徐 霞1,2,3*, 吴 云1,2, 赵 勇1,2, 李宏强3,4, 彭 敏5, 徐 建1,2,3   

  1. 1. 安徽工业大学生物化工研究中心,安徽 马鞍山 243032 2. 安徽工业大学化学与化工学院,安徽 马鞍山 243032 3. 中国科学院过程工程研究所生化工程国家重点实验室,北京 100190 4. 北京健生药业有限公司,北京 100039 5. 安徽科达洁能股份有限公司,安徽 马鞍山 243041
  • 收稿日期:2019-02-27 修回日期:2019-04-25 出版日期:2019-06-28 发布日期:2019-06-10
  • 通讯作者: 彭敏 pmyj2000@sina.com
  • 基金资助:
    CO2酶法捕集系统中的介尺度结构和调控机制研究

Degradation of corn stover components with microwave torrefaction

Xia XU1,2,3*, Yun WU1,2, Yong ZHAO1,2, Hongqiang LI3,4, Min PENG5, Jian XU1,2,3   

  1. 1. Biochemical Engineering Research Center, Anhui University of Technology, Ma?anshan, Anhui 243032, China 2. College of Chemistry and Chemical Engineering, Anhui University of Technology, Ma?anshan, Anhui 243032, China 3. State Key Laboratory of Biochemical Engineering, Institute of Process Engineering, Chinese Academy of Sciences, Beijing 100190, China 4. Beijing Jiansheng Pharmaceutical Co., Ltd., Beijing 100039, China 5. Keda (Anhui) Clean Energy Co., Ltd., Ma?anshan, Anhui 243041, China
  • Received:2019-02-27 Revised:2019-04-25 Online:2019-06-28 Published:2019-06-10
  • Contact: Min N.A.Peng pmyj2000@sina.com

摘要: 用微波可高效对生物质烘焙预处理,考察了不同微波烘焙过程对玉米秸秆主要组分的降解作用及酸、碱、甘油催化剂对纤维素转化效率的影响,并对预处理的玉米秸秆进行酶解实验。
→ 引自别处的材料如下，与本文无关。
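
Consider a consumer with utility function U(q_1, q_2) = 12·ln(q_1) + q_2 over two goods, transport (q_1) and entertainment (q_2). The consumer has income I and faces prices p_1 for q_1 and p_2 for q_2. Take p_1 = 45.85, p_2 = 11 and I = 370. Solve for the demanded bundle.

Set MRS = p_1/p_2: (12/q_1)/1 = p_1/p_2.
So q_1*(p_1,p_2) = 12·p_2/p_1, independent of income; and q_2* = (I − 12·p_2)/p_2.
At the given prices: q_1* = 12·11/45.85 = 2.879, and q_2* = 21.6364.

q_1* = 2.879, q_2* = 21.6364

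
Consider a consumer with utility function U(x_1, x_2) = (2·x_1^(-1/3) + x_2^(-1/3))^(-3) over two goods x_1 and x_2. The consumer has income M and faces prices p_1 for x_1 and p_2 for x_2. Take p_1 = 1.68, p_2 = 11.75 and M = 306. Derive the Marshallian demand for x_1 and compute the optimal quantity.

x_1* = 92.6011

MU_x_1 ∝ 2·x_1^(-4/3), MU_x_2 ∝ x_2^(-4/3), so MRS = 2·(x_2/x_1)^(4/3) = p_1/p_2.
Solve for the ratio: x_2/x_1 = [(1/2)·p_1/p_2]^(0.75).
Substitute x_2 = (x_2/x_1)·x_1 into the budget: x_1* = M/(p_1 + p_2·(x_2/x_1)).
Numerically x_2/x_1 = 0.138255, so x_1* = 306/(1.68 + 11.75·0.138255) = 92.6011.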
结果表明,单纯的微波预处理对玉米秸秆中主要组分纤维素、半纤维素和木质素均有强烈的转化作用。无催化剂微波烘焙后,样品中纤维素含量降低了30%。在微波烘焙中添加酸、碱、甘油催化剂,可选择性降解玉米秸秆中的半纤维素或木质素,有效提高预处理后玉米秸秆中的纤维素含量,添加NaOH后纤维素含量增加最明显,由33%增至42%,纤维素最高转化率达65%。

关键词: 生物质, 微波烘焙, 预处理, 酶解

Abstract: As an indispensable step in biomass utilization chain, the current pretreatment methods cannot meet the industrial production requirements of low cost, low pollution and high efficiency. New technology development is necessary. In this work, microwave irradiation-based torrefaction pretreatment was employed to investigate the degradation of the major components in corn stover with or without catalysts. In addition, the destruction and change of corn stover structure before/after pretreatment and enzymatic hydrolysis were also studied. The results showed that the monomers of the three major components (cellulose, hemicellulose and lignin) were transformed dramatically with microwave treatment. However, they were not degraded from the polymer structure. With the presence of catalysts, the microwave torrefaction presented selective degradation effect on corn stover. The addition of acid, alkali or glycerol in the pretreatment process increased the content of cellulose. NaOH was observed to be the most effective catalyst. The cellulose content increased from 33% to 42%. The contents of other components in the solids were significantly reduced. Enzymatic hydrolysis experiments on the corn stover obtained from different pretreatments. After microwave torrefaction for 20 min, the yield of glucose increased from 12% to 17% with the enzymatic hydrolysis rate of cellulose increased from 33% to 65%. NaOH as a catalyst in the pretreatment process could significantly improve the enzymatic hydrolysis rate of cellulose. The glucose yield was increased from 12% to 30%. While the enzymatic hydrolysis of the corn stover pretreated with sulfuric acid or glycerol presented a slight effect or no effect. Microwave torrefaction increased temperature without the use of pressure vessels and organic solvents compared to single microwave irradiation process. Due to the unique advantage such as easy operation and less energy consumption, the microwave torrefaction can be developed into a practical and efficient biomass pretreatment technology.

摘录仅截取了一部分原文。